Austin (+98 %), Orlando (+89 %), Raleigh (+87 %) et Charlotte (+81 %) ont bondi.
Dans le même temps, Chicago (–31 %), Boston (–33 %), New York (–34 %), Los Angeles (–36 %) et la région de la Baie de San Francisco (–38 %) ont perdu une part considérable de leurs plus jeunes résidents.
Deux tendances se dégagent :
- Les familles avec de jeunes enfants affluent vers les territoires qui leur permettent d’accéder à des logements financièrement abordables, à proximité des écoles et des espaces verts.
- Elles quittent les lieux où ces éléments essentiels sont trop coûteux, trop rares ou trop encadrés réglementairement pour pouvoir être construits.
Cela n’a rien à voir avec une fuite des villes
ou une ruée générale vers la Sun Belt. C’est une question d’accès aux différents produits logements : qui peut accéder à un logement permettant de vivre à proximité des parcs, des bonnes écoles, des emplois, et quels sont les types de logements autorisés dans ces secteurs par les règlements d’urbanisme.
D’où la nécessité de formuler une vérité difficile à entendre :
La maison individuelle n’est pas un problème.
Le problème est notre refus de faire évoluer notre représentation de ce à quoi une maison familiale devrait ressembler.

Pourquoi les villes perdent leurs jeunes familles
Les démographes documentent cette tendance depuis des années :
- Les familles ont des enfants plus tard et en ont moins
La chute des naissances viendrait (pour moitié) du manque de logements
. - Le coût de l’éducation des enfants, en particulier la garde, augmente plus vite que les salaires.
- Dans les métropoles chères, tout logement de 3 chambres ou plus est pratiquement devenu un produit de luxe.
Mais le verrou structurel, c’est le zonage.

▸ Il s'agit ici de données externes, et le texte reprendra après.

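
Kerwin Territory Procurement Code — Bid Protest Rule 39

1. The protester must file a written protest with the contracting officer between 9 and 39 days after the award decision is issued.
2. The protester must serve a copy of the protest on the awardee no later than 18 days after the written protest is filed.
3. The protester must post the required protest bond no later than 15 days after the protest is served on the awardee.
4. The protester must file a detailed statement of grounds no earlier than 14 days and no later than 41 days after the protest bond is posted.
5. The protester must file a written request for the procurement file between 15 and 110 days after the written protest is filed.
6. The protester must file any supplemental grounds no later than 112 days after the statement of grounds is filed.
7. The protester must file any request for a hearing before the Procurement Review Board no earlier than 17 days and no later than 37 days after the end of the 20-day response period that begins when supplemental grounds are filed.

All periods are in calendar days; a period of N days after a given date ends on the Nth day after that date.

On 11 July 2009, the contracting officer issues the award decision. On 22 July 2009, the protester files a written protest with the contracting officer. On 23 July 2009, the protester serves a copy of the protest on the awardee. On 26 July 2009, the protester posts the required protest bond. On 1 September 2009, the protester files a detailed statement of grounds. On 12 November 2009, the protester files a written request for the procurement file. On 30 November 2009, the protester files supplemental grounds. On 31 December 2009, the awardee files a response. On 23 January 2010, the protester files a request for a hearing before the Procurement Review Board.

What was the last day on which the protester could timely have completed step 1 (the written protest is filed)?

19 August 2009

Step 1 runs from 11 July 2009, when the award decision is issued. The window is 9–39 days after 11 July 2009; it closes on 19 August 2009.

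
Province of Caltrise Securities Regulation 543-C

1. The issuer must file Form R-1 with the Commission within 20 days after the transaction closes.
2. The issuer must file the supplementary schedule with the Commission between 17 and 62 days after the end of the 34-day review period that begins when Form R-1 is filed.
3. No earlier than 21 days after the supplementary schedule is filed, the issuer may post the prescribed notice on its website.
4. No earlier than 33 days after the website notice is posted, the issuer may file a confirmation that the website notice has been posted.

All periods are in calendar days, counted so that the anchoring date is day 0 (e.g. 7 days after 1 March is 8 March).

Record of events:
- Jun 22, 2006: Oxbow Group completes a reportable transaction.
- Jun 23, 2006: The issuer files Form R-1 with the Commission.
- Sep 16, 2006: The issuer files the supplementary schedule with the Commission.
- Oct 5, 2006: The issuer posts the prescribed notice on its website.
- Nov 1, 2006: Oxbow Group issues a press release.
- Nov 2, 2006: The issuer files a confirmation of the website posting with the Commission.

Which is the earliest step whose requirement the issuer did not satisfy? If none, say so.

(1) due by Jun 22, 2006 + 20 days = Jul 12, 2006; completed Jun 23, 2006, before the deadline.
(2) the permitted window runs from Jul 27, 2006 + 17 = Aug 13, 2006 to Jul 27, 2006 + 62 = Sep 27, 2006; done Sep 16, 2006, which is between those dates.
(3) permitted from Sep 16, 2006 + 21 days = Oct 7, 2006 onward; Oct 5, 2006 is 2 days before the earliest permitted date.

Step 3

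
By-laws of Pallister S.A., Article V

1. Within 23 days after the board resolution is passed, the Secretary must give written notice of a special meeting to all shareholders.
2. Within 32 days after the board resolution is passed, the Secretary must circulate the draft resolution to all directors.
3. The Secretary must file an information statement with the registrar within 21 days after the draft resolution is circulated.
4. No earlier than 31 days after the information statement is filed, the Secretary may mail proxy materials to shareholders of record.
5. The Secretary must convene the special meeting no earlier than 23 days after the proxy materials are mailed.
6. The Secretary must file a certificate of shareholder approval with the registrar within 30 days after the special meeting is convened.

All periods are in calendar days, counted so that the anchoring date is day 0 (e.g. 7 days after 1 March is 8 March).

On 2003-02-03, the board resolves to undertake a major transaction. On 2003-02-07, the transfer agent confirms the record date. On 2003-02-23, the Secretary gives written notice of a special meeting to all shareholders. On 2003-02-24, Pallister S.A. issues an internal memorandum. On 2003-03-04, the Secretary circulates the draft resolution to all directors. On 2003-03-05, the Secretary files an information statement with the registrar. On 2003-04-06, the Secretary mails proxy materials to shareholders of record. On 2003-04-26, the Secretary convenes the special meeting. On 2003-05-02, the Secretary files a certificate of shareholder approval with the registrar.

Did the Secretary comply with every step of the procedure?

No

Step 1: 23 days after 2003-02-03 (when the board resolution is passed) is 2003-02-26; completed 2003-02-23, before the deadline.
Step 2: 32 days after 2003-02-03 (when the board resolution is passed) is 2003-03-07; 2003-03-04 is within that limit.
Step 3: 21 days after 2003-03-04 (when the draft resolution is circulated) is 2003-03-25; done 2003-03-05 — timely.
Step 4: the earliest permitted date is 31 days after 2003-03-05 (when the information statement is filed), i.e. 2003-04-05; 2003-04-06 is on or after that date.
Step 5: the earliest permitted date is 23 days after 2003-04-06 (when the proxy materials are mailed), i.e. 2003-04-29; done 2003-04-26 — 3 days too early.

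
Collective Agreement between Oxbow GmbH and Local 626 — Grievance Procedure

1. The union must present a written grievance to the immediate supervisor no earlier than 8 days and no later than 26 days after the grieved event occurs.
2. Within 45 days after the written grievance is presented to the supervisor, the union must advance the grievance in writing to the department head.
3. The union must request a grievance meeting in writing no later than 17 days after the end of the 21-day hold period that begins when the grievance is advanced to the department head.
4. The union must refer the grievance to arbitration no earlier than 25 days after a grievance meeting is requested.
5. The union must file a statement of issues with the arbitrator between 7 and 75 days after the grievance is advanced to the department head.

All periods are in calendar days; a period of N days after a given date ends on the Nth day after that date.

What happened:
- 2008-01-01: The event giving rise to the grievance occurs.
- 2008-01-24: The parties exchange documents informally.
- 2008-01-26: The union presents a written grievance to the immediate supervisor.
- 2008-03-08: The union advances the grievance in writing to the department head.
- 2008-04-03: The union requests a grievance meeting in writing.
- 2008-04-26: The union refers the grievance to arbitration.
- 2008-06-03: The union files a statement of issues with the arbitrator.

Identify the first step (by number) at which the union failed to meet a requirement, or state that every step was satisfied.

Step 1: the window is 8–26 days after 2008-01-01 (when the grieved event occurs), so 2008-01-09 through 2008-01-27; done 2008-01-26, which is between those dates.
Step 2: 45 days after 2008-01-26 (when the written grievance is presented to the supervisor) is 2008-03-11; completed 2008-03-08, before the deadline.
Step 3: 17 days after 2008-03-29 (end of the 21-day hold period, which began when the grievance is advanced to the department head on 2008-03-08) is 2008-04-15; completed 2008-04-03, before the deadline.
Step 4: the earliest permitted date is 25 days after 2008-04-03 (when a grievance meeting is requested), i.e. 2008-04-28; 2008-04-26 is 2 days before the earliest permitted date.
Later steps need not be reached.

Step 4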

Dans de nombreuses villes américaines, plus de 70 % des zones résidentielles sont exclusivement réservées aux maisons individuelles unifamiliales. Avec une définition du logement unifamilial qui dans la plupart des cas, est restée la suivante :
- Un seul ménage,
- Dans un seul bâtiment,
- Sur une seule parcelle,
- Avec une seule porte d’entrée sur rue,
- Sans aucune unité d’habitation supplémentaire autorisée.
C’est une définition extraordinairement restrictive du logement familial
, surtout si on prend en compte le fait que :
- Les ménages multigénérationnels n’ont jamais été aussi nombreux depuis plus de cinquante ans (Pew Research Center, 2022),
- Les familles immigrées et issues des minorités raciales et ethniques (BIPOC) sont nettement plus susceptibles de vivre dans des configurations multigénérationnelles,
- Un tiers des ménages américains comptent désormais des adultes sans lien de parenté vivant ensemble dans des arrangements coopératifs ou élargis (U.S. Census, 2023).
Les familles d’aujourd’hui n’ont plus rien à voir avec le modèle de la famille nucléaire pour laquelle le zonage des années 1950 avait été configuré. Et pourtant, nous continuons de planifier et d’écrire les règles d’urbanisme comme si famille
signifiait encore : un parent qui travaille, l’autre au foyer, deux enfants et une automobile par adulte.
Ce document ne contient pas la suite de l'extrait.